It is a tendency among teachers to correct students' mistakes directly.
For example, when a student says, My father goed to the office, the teacher blames the student.
Since it is a sign of learning and the student has learnt to use the morpheme ed but he did not know that go is an irregular verb. The teacher might say, "You are correct. Your father went to the office."
I think it is motherese, which is the talk between a mother and her child when it is acquiring its mother tongue in an informal and caring way.
My question is:
Is indirect negative evidence better than direct negative evidence?
Direct negative evidence means saying that something is wrong directly to the child by the teacher.
In my question, My father goed to the office the teacher did not say that the student was wrong directly but corrected indirectly by uttering the correct word went.
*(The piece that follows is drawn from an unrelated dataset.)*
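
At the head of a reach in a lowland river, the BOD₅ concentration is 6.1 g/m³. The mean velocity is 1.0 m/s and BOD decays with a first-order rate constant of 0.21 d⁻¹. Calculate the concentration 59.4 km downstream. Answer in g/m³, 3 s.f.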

Even in native English speaking countries the child utters goed instead of went it was acquiring the language. So it is natural for nonnative speakers to make the same mistake. It happens with regard to irregular verbs even in native English speaking countries.
What usually happens in the class is teacher says to the student that goed is wrong. It should be corrected as went. And even says you are coining new words and so on.
Some linguists say that direct negative evidence does not help in the correction of grammatical mistakes by the learners.
In motherse the mother does not correct the child.
For example if the child says "It is a crow" instead of a cuckoo, the mother says cuckoo but does not say that it is not a crow but it is a cuckoo.
Linguists say that if the instruction is like motherse and indirect, negative evidence language acquisition takes place naturally.
I think it is possible and preferrable to use indirect negative in the language class room.